I know that often, when my beloved compliments me, my response is, “Don’t have your glasses on, do you?” But, do I have a right to answer him in this way? Even though I think that my thoughts and response are based in me, are they really? Am I being respectful of my husband if, in answering a compliment I basically call him a liar? What right do I have to not believe him? If he tells me how lovely he finds me, why do I feel the need to tell him he’s wrong?



This is an area we need to follow the Shulamite’s example. When Solomon compliments her, what does she do? As we have already observed, she turns the compliment on him.We need to get to a point where we can either say a simple ‘thank you’, or where we can, in turn, compliment our husband.



For example: You’re doing dishes and your husband walks up behind you, puts his arms around your waist and says, “You get more beautiful every year, honey.” You can either respond with something like, “Yeah, and what is it that you want?” OR you could lean back against him, or turn around and put your arms around his neck and say, “It must be because you’re such a good, loving husband.”
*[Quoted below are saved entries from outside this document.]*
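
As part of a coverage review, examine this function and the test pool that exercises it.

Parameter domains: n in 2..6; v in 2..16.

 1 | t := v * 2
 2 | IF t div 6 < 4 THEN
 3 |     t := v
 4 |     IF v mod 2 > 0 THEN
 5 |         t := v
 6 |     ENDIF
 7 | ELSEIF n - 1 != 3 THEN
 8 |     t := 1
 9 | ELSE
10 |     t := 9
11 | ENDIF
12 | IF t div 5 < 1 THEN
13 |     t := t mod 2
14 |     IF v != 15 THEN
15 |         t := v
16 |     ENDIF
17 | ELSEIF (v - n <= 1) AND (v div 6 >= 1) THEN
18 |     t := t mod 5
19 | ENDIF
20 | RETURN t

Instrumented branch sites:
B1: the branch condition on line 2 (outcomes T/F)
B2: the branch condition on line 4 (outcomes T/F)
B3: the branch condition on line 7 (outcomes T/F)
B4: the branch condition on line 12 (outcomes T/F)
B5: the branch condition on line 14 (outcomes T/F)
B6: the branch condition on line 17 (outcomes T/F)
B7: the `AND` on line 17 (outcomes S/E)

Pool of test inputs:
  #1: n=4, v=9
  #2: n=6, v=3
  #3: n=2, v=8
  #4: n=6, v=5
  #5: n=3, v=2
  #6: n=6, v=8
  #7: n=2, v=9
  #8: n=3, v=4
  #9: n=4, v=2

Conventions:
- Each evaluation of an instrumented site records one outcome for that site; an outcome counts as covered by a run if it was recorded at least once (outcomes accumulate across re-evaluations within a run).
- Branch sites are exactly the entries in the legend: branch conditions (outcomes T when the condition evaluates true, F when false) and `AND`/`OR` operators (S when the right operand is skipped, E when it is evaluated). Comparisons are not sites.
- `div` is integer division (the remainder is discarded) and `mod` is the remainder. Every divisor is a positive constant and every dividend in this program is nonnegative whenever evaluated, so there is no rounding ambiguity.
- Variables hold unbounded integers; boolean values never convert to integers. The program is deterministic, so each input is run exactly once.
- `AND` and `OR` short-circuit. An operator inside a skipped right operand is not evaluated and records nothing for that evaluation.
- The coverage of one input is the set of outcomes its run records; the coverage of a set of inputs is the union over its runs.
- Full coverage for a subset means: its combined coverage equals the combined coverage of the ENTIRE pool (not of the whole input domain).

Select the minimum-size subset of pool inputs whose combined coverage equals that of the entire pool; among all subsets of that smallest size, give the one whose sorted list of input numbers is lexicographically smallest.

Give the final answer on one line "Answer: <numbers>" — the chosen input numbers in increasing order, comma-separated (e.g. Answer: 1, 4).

#1 (n=4, v=9) -> B1->T, B2->T, B4->F, B7->S, B6->F; covered: B1=T, B2=T, B4=F, B6=F, B7=S
#2 (n=6, v=3) -> B1->T, B2->T, B4->T, B5->T; covered: B1=T, B2=T, B4=T, B5=T
#3 (n=2, v=8) -> B1->T, B2->F, B4->F, B7->S, B6->F; covered: B1=T, B2=F, B4=F, B6=F, B7=S
#4 (n=6, v=5) -> B1->T, B2->T, B4->F, B7->E, B6->F; covered: B1=T, B2=T, B4=F, B6=F, B7=E
#5 (n=3, v=2) -> B1->T, B2->F, B4->T, B5->T; covered: B1=T, B2=F, B4=T, B5=T
#6 (n=6, v=8) -> B1->T, B2->F, B4->F, B7->S, B6->F; covered: B1=T, B2=F, B4=F, B6=F, B7=S
#7 (n=2, v=9) -> B1->T, B2->T, B4->F, B7->S, B6->F; covered: B1=T, B2=T, B4=F, B6=F, B7=S
#8 (n=3, v=4) -> B1->T, B2->F, B4->T, B5->T; covered: B1=T, B2=F, B4=T, B5=T
#9 (n=4, v=2) -> B1->T, B2->F, B4->T, B5->T; covered: B1=T, B2=F, B4=T, B5=T
union over all inputs: B1=T, B2=T, B2=F, B4=T, B4=F, B5=T, B6=F, B7=S, B7=E (9 outcomes)
checked all size-1 subsets: none covers 9 outcomes (max 5/9)
checked all size-2 subsets: none covers 9 outcomes (max 8/9)
inputs {1, 4, 5} (size 3) cover everything; no size-3 subset with a lexicographically smaller index list covers all 9

Answer: 1, 4, 5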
Which response is going to make your husband feel more loved and respected? Which response is more honoring? Which response is going to encourage intimacy and communication? We should not think that we can continually rebuff our husband’s compliments,and then expect him to act in a loving way toward us. We need to realize that an unwillingness to accept our husband’s compliments and the need to tell him he’s wrong when he compliments us are rooted in an attitude of disrespect toward him. If you are guilty of this, then go to your beloved and confess, and ask for his forgiveness.



PRAYER

Father God, I thank You for a husband who sees beauty when he looks at me. Thank You, Father, for his willingness to tell me how beautiful he thinks I am. I confess, Father, an attitude of disrespect toward my husband, and ask for Your forgiveness. Father, enable me to honor my husband by either saying “thank you” or by being able to genuinely return a compliment. I pray Father, that You would draw us closer to each other and to You as I strive to change my attitudes.